Klimmers die maanden in training zijn voor een project of sinds enkele maanden met het klimmen gestart en snel sterker aan het worden: elleboogpijn komt voor bij alle soorten klimmers. Betekent elleboogpijn echter dat je de schoenen weg moet leggen en je klimtrip moet cancelen? Zeker niet!
Hieronder kom je te weten wat je niet, maar vooral wat je wél kunt doen met elleboogpijn.
Explosieve bewegingen zijn eerder uitzondering dan regel in de klimsport. Pijn in onder andere de elleboog komt daardoor veelvuldig voor. De meest voorkomende elleboogklacht bij klimmen is pijn aan de binnenzijde van de elleboog. In de volksmond is dit bekend als een golferselleboog of klimmerselleboog genoemd. Pijn aan de binnenzijde van de elleboog, met name tijdens de warming-up en na het klimmen, is het belangrijkste kenmerk van deze klacht. Daarnaast is er ‘drukpijn’ op het bot aan de binnenzijde van de elleboog aanwezig. Voornamelijk pinches en slopers, compressie,, dynamische bewegingen en diepe lock-offs verergeren de pijn.
Drie logische dingen die je kunt doet (of al doet) zijn specifieke oefeningen, onder behandeling gaan bij een fysio of een tijdje rusten. Maar het (tijdelijk) aanpassen van je sessies is het allerbelangrijkst. En dat slaan juist vele mensen over. Hier lees je precies wat je wél kunt doen bij elleboogpijn.
Blijf bewegen
Blijven klimmen en trainen is in de meeste gevallen essentieel voor een goed herstel bij blessures aan de elleboog. Pezen herstellen namelijk onder belasting, niet door rust.
Onder maximaal niveau
Klim routes en/of boulders onder je maximale niveau. Projecten moet je laten voor wat het is. Dit betekent niet dat je training per definitie saai en nutteloos hoeft te worden.
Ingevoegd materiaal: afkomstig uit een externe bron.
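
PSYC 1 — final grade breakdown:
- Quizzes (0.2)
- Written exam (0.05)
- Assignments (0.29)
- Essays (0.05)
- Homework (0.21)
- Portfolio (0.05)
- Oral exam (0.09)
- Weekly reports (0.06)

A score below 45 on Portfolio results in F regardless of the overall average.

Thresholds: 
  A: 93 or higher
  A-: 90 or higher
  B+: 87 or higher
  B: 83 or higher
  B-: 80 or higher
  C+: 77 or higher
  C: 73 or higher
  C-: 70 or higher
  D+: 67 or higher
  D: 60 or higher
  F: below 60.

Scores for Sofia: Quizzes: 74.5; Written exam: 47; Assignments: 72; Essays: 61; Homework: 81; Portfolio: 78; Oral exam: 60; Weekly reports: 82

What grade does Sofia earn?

Portfolio score 78 ≥ 45: minimum met.
Weighted total:
  Quizzes 74.5 × 0.2 = 14.9
  Written exam 47 × 0.05 = 2.35
  Assignments 72 × 0.29 = 20.88
  Essays 61 × 0.05 = 3.05
  Homework 81 × 0.21 = 17.01
  Portfolio 78 × 0.05 = 3.9
  Oral exam 60 × 0.09 = 5.4
  Weekly reports 82 × 0.06 = 4.92
Sum = 72.41
72.41 is ≥ 70 and < 73 → C-

C-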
Pak deze periode van gedwongen aanpassing om je techniek bij te schaven, je uithoudingsvermogen op peil te houden of pak aan het eind van je training oefeningen mee om je houding te verbeteren.
Het moet korter
Reduceer de duur van je sessie. Het is beter om twee à drie keer per week een uurtje te klimmen dan urenlang achter elkaar te trainen. Dat klinkt bekend, Mathieu schrijft hetzelfde advies op in zijn stuk over blessurevrij trainen.
‘Overbelasting of acute blessures liggen op de loer als je meer of specifieker wilt trainen. Lees hier mijn 6 tips die je helpen om blessures te voorkomen en meer uit je trainingen te halen.’
Mathieu Ceron
Vermijd dynamische passen
Hou je beweging statisch en gecontroleerd in plaats van dynamisch. Niet alleen dyno’s, ook verre passen vallen onder dynamische bewegingen. Je kunt jezelf dwingen statisch te bewegen door te klimmen met de twee-seconden regel: bij elke pas die je maakt, hou je je hand twee seconden net voor de greep stil in de lucht. Nu weet je zeker dat je statisch klimt en niet in je passief in je elleboog ‘valt’. Behalve dat dit goed is om je klachten te verminderen, is een te dynamische klimstijl ook één van de vaker voorkomende oorzaken van elleboogpijn.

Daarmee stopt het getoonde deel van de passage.